Manaus (AM) – Criminosos espancaram até a morte um idoso de 64 anos na manhã desta quarta-feira (6), no beco São Cristóvão, bairro Zumbi dos Palmares, zona Leste de Manaus. Ao lado do corpo, os suspeitos deixaram um bilhete com a frase: “Morri porque sou Jack”, expressão usada no meio criminoso para acusar pessoas de crimes sexuais.
Os agressores atacaram Raimundo com pauladas, pedradas e golpes de madeira em uma área de difícil acesso da comunidade. Testemunhas relataram à polícia que várias pessoas participaram do espancamento.
Equipes do Serviço de Atendimento Móvel de Urgência (Samu) chegaram ao local, mas encontraram a vítima já sem vida.

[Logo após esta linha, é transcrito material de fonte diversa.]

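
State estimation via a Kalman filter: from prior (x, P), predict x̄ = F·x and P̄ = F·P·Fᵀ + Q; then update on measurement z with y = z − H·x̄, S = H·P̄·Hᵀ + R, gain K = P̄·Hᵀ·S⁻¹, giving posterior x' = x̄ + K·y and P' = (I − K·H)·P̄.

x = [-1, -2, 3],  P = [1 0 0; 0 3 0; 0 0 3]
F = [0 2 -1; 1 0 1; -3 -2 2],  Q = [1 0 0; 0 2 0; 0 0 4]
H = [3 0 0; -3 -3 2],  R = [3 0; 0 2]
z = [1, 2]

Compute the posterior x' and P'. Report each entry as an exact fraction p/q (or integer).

x' = [18/73, 98/73, 250/73]
P' = [653/2117 -549/2117 131/2117; -549/2117 6939/2117 9311/2117; 131/2117 9311/2117 44270/6351]

x̄ = F·x = [-7, 2, 13]
P̄ = F·P·Fᵀ + Q = [16 -3 -18; -3 6 3; -18 3 37]
y = z − H·x̄ = [22, -39]
S = H·P̄·Hᵀ + R = [147 -225; -225 474]
K = P̄·Hᵀ·S⁻¹ = [653/2117 -25/2117; -549/2117 -274/2117; 131/2117 1781/6351]
x' = x̄ + K·y = [18/73, 98/73, 250/73]
P' = (I − K·H)·P̄ = [653/2117 -549/2117 131/2117; -549/2117 6939/2117 9311/2117; 131/2117 9311/2117 44270/6351]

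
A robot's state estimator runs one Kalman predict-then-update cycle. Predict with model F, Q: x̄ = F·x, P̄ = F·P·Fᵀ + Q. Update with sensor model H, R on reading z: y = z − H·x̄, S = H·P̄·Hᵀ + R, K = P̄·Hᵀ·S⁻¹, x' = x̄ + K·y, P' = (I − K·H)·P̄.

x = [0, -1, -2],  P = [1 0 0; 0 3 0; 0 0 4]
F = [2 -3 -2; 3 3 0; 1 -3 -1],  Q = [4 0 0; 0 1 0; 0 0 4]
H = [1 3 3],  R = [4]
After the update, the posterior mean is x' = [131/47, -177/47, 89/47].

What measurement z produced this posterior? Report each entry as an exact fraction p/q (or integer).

z = [-3]

x̄ = F·x = [7, -3, 5]
P̄ = F·P·Fᵀ + Q = [51 -21 37; -21 37 -24; 37 -24 36]
S = H·P̄·Hᵀ + R = [376]
K = P̄·Hᵀ·S⁻¹ = [99/376; 9/188; 73/376]
x' − x̄ = [-198/47, -36/47, -146/47] = K·y
y = (KᵀK)⁻¹·Kᵀ·(x' − x̄) = [-16]
z = y + H·x̄ = [-16] + [13] = [-3]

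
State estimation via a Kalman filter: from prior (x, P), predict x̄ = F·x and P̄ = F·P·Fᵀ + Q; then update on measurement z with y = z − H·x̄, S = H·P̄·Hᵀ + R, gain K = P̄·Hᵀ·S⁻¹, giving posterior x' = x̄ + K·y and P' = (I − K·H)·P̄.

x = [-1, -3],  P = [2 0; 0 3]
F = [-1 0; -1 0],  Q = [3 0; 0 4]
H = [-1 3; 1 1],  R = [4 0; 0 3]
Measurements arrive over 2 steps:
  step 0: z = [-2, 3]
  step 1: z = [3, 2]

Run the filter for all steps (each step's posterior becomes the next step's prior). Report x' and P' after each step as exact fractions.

step 0: x' = [1373/629, 157/629], P' = [866/629 154/629; 154/629 254/629]
step 1: x' = [-5482/113587, 105645/113587], P' = [454946/340761 78442/340761; 78442/340761 135854/340761]

step 0: x̄ = F·x = [1, 1]
step 0: P̄ = F·P·Fᵀ + Q = [5 2; 2 6]
step 0: y = z − H·x̄ = [-4, 1]
step 0: S = H·P̄·Hᵀ + R = [51 17; 17 18]
step 0: K = P̄·Hᵀ·S⁻¹ = [-101/629 20/37; 152/629 8/37]
step 0: x' = x̄ + K·y = [1373/629, 157/629]
step 0: P' = (I − K·H)·P̄ = [866/629 154/629; 154/629 254/629]
step 1: x̄ = F·x = [-1373/629, -1373/629]
step 1: P̄ = F·P·Fᵀ + Q = [2753/629 866/629; 866/629 3382/629]
step 1: y = z − H·x̄ = [4633/629, 4004/629]
step 1: S = H·P̄·Hᵀ + R = [30511/629 9125/629; 9125/629 9754/629]
step 1: K = P̄·Hᵀ·S⁻¹ = [-54905/340761 177796/340761; 82280/340761 71432/340761]
step 1: x' = x̄ + K·y = [-5482/113587, 105645/113587]
step 1: P' = (I − K·H)·P̄ = [454946/340761 78442/340761; 78442/340761 135854/340761]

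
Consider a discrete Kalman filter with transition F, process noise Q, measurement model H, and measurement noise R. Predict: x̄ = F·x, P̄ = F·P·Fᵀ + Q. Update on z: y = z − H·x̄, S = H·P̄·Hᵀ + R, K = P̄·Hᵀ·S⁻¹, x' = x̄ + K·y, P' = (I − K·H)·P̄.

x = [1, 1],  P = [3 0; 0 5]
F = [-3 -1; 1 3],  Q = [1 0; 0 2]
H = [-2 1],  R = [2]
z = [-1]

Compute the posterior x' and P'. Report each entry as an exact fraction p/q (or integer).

x' = [5/28, -11/20]
P' = [57/14 15/2; 15/2 157/10]

x̄ = F·x = [-4, 4]
P̄ = F·P·Fᵀ + Q = [33 -24; -24 50]
y = z − H·x̄ = [-13]
S = H·P̄·Hᵀ + R = [280]
K = P̄·Hᵀ·S⁻¹ = [-9/28; 7/20]
x' = x̄ + K·y = [5/28, -11/20]
P' = (I − K·H)·P̄ = [57/14 15/2; 15/2 157/10]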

Família de idoso morto em Manaus contesta acusações
Moradores afirmaram que o grupo teria cometido o linchamento após suspeitas de abuso sexual contra as próprias netas da vítima. A família, porém, negou as acusações e afirmou que nenhum registro policial ou prova confirma o suposto crime.
Parentes descreveram Raimundo como um homem trabalhador e conhecido na comunidade. Segundo a família, ele ajudou moradores na construção de várias casas do próprio beco onde acabou assassinado.
Policiais militares da 9ª Companhia Interativa Comunitária (Cicom) isolaram a área para a perícia criminal. O Instituto Médico Legal (IML) removeu o corpo.
A Delegacia Especializada em Homicídios e Sequestros (DEHS) abriu investigação para identificar os envolvidos no espancamento coletivo do idoso.
O que significa “Jack”
Facções criminosas e grupos ligados ao crime organizado usam a palavra “Jack” para rotular pessoas acusadas de estupro ou crimes sexuais, principalmente contra crianças. Em diversos casos no Brasil, criminosos executam suspeitos antes de qualquer investigação oficial ou decisão judicial.
Especialistas em segurança pública alertam que linchamentos configuram crime e impedem o devido processo legal. Além disso, esse tipo de violência dificulta investigações e amplia ciclos de vingança nas comunidades.
SAIBA MAIS
A legislação brasileira prevê pena para homicídio qualificado em casos de linchamento coletivo. A polícia também pode responsabilizar participantes por incitação à violência e organização criminosa.
Autoridades reforçam que apenas a Justiça pode determinar culpa em casos de abuso sexual. Denúncias desse tipo devem seguir investigação policial e tramitação judicial.